Background: Some pathogenic bacteria can be potentially used for nefarious applications in the event of bioterrorism or biowarfare. Accurate identification of biological agent from clinical and diverse environmental matrices is of paramount importance for implementation of medical countermeasures and biothreat mitigation.
Objective: A novel methodology is reported here for the development of a novel enrichment strategy for the generally conserved abundant bacterial proteins for an accurate downstream species identification using tandem MS analysis in biothreat scenario.
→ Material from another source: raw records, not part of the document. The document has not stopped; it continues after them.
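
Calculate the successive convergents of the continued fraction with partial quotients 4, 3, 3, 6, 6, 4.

4/1, 13/3, 43/10, 271/63, 1669/388, 6947/1615

Using the convergent recurrence p_i = a_i*p_{i-1} + p_{i-2}, q_i = a_i*q_{i-1} + q_{i-2} with p_{-2}=0, p_{-1}=1, q_{-2}=1, q_{-1}=0:
  i=0: a_0=4, p_0 = 4*1 + 0 = 4, q_0 = 4*0 + 1 = 1.
  i=1: a_1=3, p_1 = 3*4 + 1 = 13, q_1 = 3*1 + 0 = 3.
  i=2: a_2=3, p_2 = 3*13 + 4 = 43, q_2 = 3*3 + 1 = 10.
  i=3: a_3=6, p_3 = 6*43 + 13 = 271, q_3 = 6*10 + 3 = 63.
  i=4: a_4=6, p_4 = 6*271 + 43 = 1669, q_4 = 6*63 + 10 = 388.
  i=5: a_5=4, p_5 = 4*1669 + 271 = 6947, q_5 = 4*388 + 63 = 1615.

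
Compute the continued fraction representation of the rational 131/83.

[1; 1, 1, 2, 1, 2, 4]

Run the Euclidean algorithm on 131 and 83; the successive quotients are the partial quotients a_0, a_1, ... (each step inverts the fractional part left over by the previous one):
  131 = 1*83 + 48, so a_0 = 1.
  83 = 1*48 + 35, so a_1 = 1.
  48 = 1*35 + 13, so a_2 = 1.
  35 = 2*13 + 9, so a_3 = 2.
  13 = 1*9 + 4, so a_4 = 1.
  9 = 2*4 + 1, so a_5 = 2.
  4 = 4*1 + 0, so a_6 = 4.
The remainder reaches 0 after 7 divisions, so the expansion has 7 partial quotients, read off in order.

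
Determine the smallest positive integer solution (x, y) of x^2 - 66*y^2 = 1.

First expand sqrt(66) as a continued fraction. With x_i = (sqrt(66) + m_i)/d_i and (m_0, d_0) = (0, 1): a_0 = floor(sqrt(66)) = 8, since 8^2 = 64 <= 66 < 81 = 9^2.
Iterate m_{i+1} = d_i*a_i - m_i, d_{i+1} = (66 - m_{i+1}^2)/d_i, a_{i+1} = floor((a_0 + m_{i+1})/d_{i+1}):
  m_1 = 1*8 - 0 = 8, d_1 = (66 - 8^2)/1 = 2/1 = 2, a_1 = floor((8 + 8)/2) = 8.
  m_2 = 2*8 - 8 = 8, d_2 = (66 - 8^2)/2 = 2/2 = 1, a_2 = floor((8 + 8)/1) = 16.
  m_3 = 1*16 - 8 = 8, d_3 = (66 - 8^2)/1 = 2/1 = 2: (m_3, d_3) = (m_1, d_1) = (8, 2), so from here the quotients repeat a_1, a_2; the period length is 2.
So sqrt(66) = [8; (8, 16)] with period length k = 2.
k is even, so the fundamental solution of x^2 - 66y^2 = 1 is (p_{k-1}, q_{k-1}) = (p_1, q_1); compute convergents through index 1.
Convergents (p_i = a_i*p_{i-1} + p_{i-2}, q_i = a_i*q_{i-1} + q_{i-2} with p_{-2}=0, p_{-1}=1, q_{-2}=1, q_{-1}=0):
  i=0: a_0=8, p_0 = 8*1 + 0 = 8, q_0 = 8*0 + 1 = 1.
  i=1: a_1=8, p_1 = 8*8 + 1 = 65, q_1 = 8*1 + 0 = 8.
Check: 65^2 - 66*8^2 = 4225 - 4224 = 1, so (x, y) = (65, 8) solves the equation, and by the theorem it is the least positive solution.

(x, y) = (65, 8)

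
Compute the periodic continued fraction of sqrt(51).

Write x_i = (sqrt(51) + m_i)/d_i with (m_0, d_0) = (0, 1). a_0 = floor(sqrt(51)) = 7, since 7^2 = 49 <= 51 < 64 = 8^2.
Iterate m_{i+1} = d_i*a_i - m_i, d_{i+1} = (51 - m_{i+1}^2)/d_i, a_{i+1} = floor((a_0 + m_{i+1})/d_{i+1}):
  m_1 = 1*7 - 0 = 7, d_1 = (51 - 7^2)/1 = 2/1 = 2, a_1 = floor((7 + 7)/2) = 7.
  m_2 = 2*7 - 7 = 7, d_2 = (51 - 7^2)/2 = 2/2 = 1, a_2 = floor((7 + 7)/1) = 14.
  m_3 = 1*14 - 7 = 7, d_3 = (51 - 7^2)/1 = 2/1 = 2: (m_3, d_3) = (m_1, d_1) = (7, 2), so from here the quotients repeat a_1, a_2; the period length is 2.
Hence the expansion of sqrt(51) is a_0 = 7 followed by the repeating block 7, 14 (period 2).

[7; (7, 14)]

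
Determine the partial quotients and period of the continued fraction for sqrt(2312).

[48; (12, 96)]

Write x_i = (sqrt(2312) + m_i)/d_i with (m_0, d_0) = (0, 1). a_0 = floor(sqrt(2312)) = 48, since 48^2 = 2304 <= 2312 < 2401 = 49^2.
Iterate m_{i+1} = d_i*a_i - m_i, d_{i+1} = (2312 - m_{i+1}^2)/d_i, a_{i+1} = floor((a_0 + m_{i+1})/d_{i+1}):
  m_1 = 1*48 - 0 = 48, d_1 = (2312 - 48^2)/1 = 8/1 = 8, a_1 = floor((48 + 48)/8) = 12.
  m_2 = 8*12 - 48 = 48, d_2 = (2312 - 48^2)/8 = 8/8 = 1, a_2 = floor((48 + 48)/1) = 96.
  m_3 = 1*96 - 48 = 48, d_3 = (2312 - 48^2)/1 = 8/1 = 8: (m_3, d_3) = (m_1, d_1) = (48, 8), so from here the quotients repeat a_1, a_2; the period length is 2.
Hence the expansion of sqrt(2312) is a_0 = 48 followed by the repeating block 12, 96 (period 2).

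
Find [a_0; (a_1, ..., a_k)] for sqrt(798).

Write x_i = (sqrt(798) + m_i)/d_i with (m_0, d_0) = (0, 1). a_0 = floor(sqrt(798)) = 28, since 28^2 = 784 <= 798 < 841 = 29^2.
Iterate m_{i+1} = d_i*a_i - m_i, d_{i+1} = (798 - m_{i+1}^2)/d_i, a_{i+1} = floor((a_0 + m_{i+1})/d_{i+1}):
  m_1 = 1*28 - 0 = 28, d_1 = (798 - 28^2)/1 = 14/1 = 14, a_1 = floor((28 + 28)/14) = 4.
  m_2 = 14*4 - 28 = 28, d_2 = (798 - 28^2)/14 = 14/14 = 1, a_2 = floor((28 + 28)/1) = 56.
  m_3 = 1*56 - 28 = 28, d_3 = (798 - 28^2)/1 = 14/1 = 14: (m_3, d_3) = (m_1, d_1) = (28, 14), so from here the quotients repeat a_1, a_2; the period length is 2.
Hence the expansion of sqrt(798) is a_0 = 28 followed by the repeating block 4, 56 (period 2).

[28; (4, 56)]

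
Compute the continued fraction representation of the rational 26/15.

[1; 1, 2, 1, 3]

Run the Euclidean algorithm on 26 and 15; the successive quotients are the partial quotients a_0, a_1, ... (each step inverts the fractional part left over by the previous one):
  26 = 1*15 + 11, so a_0 = 1.
  15 = 1*11 + 4, so a_1 = 1.
  11 = 2*4 + 3, so a_2 = 2.
  4 = 1*3 + 1, so a_3 = 1.
  3 = 3*1 + 0, so a_4 = 3.
The remainder reaches 0 after 5 divisions, so the expansion has 5 partial quotients, read off in order.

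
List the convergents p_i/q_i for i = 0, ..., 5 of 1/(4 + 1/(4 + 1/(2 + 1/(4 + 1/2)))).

Using the convergent recurrence p_i = a_i*p_{i-1} + p_{i-2}, q_i = a_i*q_{i-1} + q_{i-2} with p_{-2}=0, p_{-1}=1, q_{-2}=1, q_{-1}=0:
  i=0: a_0=0, p_0 = 0*1 + 0 = 0, q_0 = 0*0 + 1 = 1.
  i=1: a_1=4, p_1 = 4*0 + 1 = 1, q_1 = 4*1 + 0 = 4.
  i=2: a_2=4, p_2 = 4*1 + 0 = 4, q_2 = 4*4 + 1 = 17.
  i=3: a_3=2, p_3 = 2*4 + 1 = 9, q_3 = 2*17 + 4 = 38.
  i=4: a_4=4, p_4 = 4*9 + 4 = 40, q_4 = 4*38 + 17 = 169.
  i=5: a_5=2, p_5 = 2*40 + 9 = 89, q_5 = 2*169 + 38 = 376.

0/1, 1/4, 4/17, 9/38, 40/169, 89/376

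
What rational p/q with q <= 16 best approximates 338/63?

Expand x = 338/63 as a continued fraction with the Euclidean algorithm:
  338 = 5*63 + 23, so a_0 = 5.
  63 = 2*23 + 17, so a_1 = 2.
  23 = 1*17 + 6, so a_2 = 1.
  17 = 2*6 + 5, so a_3 = 2.
  6 = 1*5 + 1, so a_4 = 1.
  5 = 5*1 + 0, so a_5 = 5.
so x = [5; 2, 1, 2, 1, 5].
Convergents (p_i = a_i*p_{i-1} + p_{i-2}, q_i = a_i*q_{i-1} + q_{i-2} with p_{-2}=0, p_{-1}=1, q_{-2}=1, q_{-1}=0), until the denominator exceeds 16:
  i=0: a_0=5, p_0 = 5*1 + 0 = 5, q_0 = 5*0 + 1 = 1.
  i=1: a_1=2, p_1 = 2*5 + 1 = 11, q_1 = 2*1 + 0 = 2.
  i=2: a_2=1, p_2 = 1*11 + 5 = 16, q_2 = 1*2 + 1 = 3.
  i=3: a_3=2, p_3 = 2*16 + 11 = 43, q_3 = 2*3 + 2 = 8.
  i=4: a_4=1, p_4 = 1*43 + 16 = 59, q_4 = 1*8 + 3 = 11.
  i=5: a_5=5, p_5 = 5*59 + 43 = 338, q_5 = 5*11 + 8 = 63.
q_5 = 63 > 16, so the last convergent with denominator <= 16 is p_4/q_4 = 59/11.
The closest fraction with denominator <= 16 is either p_4/q_4 or the intermediate fraction (k*p_4 + p_3)/(k*q_4 + q_3) with the largest k >= 1 whose denominator stays <= 16; these approach x as k grows, and every other convergent or intermediate fraction in range is farther away.
Largest k: floor((16 - q_3)/q_4) = floor((16 - 8)/11) = 0.
Since k = 0, no intermediate fraction beyond p_4/q_4 has denominator <= 16, so the convergent 59/11 is the closest (its error is |338*11 - 59*63|/(63*11) = 1/693).

59/11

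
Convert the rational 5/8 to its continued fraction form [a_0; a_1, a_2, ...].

Run the Euclidean algorithm on 5 and 8; the successive quotients are the partial quotients a_0, a_1, ... (each step inverts the fractional part left over by the previous one):
  5 = 0*8 + 5, so a_0 = 0.
  8 = 1*5 + 3, so a_1 = 1.
  5 = 1*3 + 2, so a_2 = 1.
  3 = 1*2 + 1, so a_3 = 1.
  2 = 2*1 + 0, so a_4 = 2.
The remainder reaches 0 after 5 divisions, so the expansion has 5 partial quotients, read off in order.

[0; 1, 1, 1, 2]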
Methods: Conserved regions in the common bacterial protein markers were analyzed using bioinformatic tools and stitched for a possible generic immuno-capture for an intended downstream MS/MS analysis. Phylogenetic analysis of selected proteins was carried out and synthetic constructs were generated for the expression of conserved stitched regions of 60 kDa chaperonin GroEL. Hyper-immune serum was raised against recombinant synthetic GroEL protein.
Results: The conserved regions of common bacterial proteins were stitched for a possible generic immuno-capture and subsequent specific identification by tandem MS using variable regions of the molecule. Phylogenetic analysis of selected proteins was carried out and synthetic constructs were generated for the expression of conserved stitched regions of GroEL. In a proof-of-concept study, hyper-immune serum raised against recombinant synthetic GroEL protein exhibited reactivity with ~60 KDa proteins from the cell lysates of three bacterial species tested.
Conclusion: The envisaged methodology can lead to the development of a novel enrichment strategy for the abundant bacterial proteins from complex environmental matrices for the downstream species identification with increased sensitivity and substantially reduce the time-to-result.
Keywords: Protein enrichment, biothreat agent, mass spectrometry, GroEL, sample preparation, Hyper-immune serum.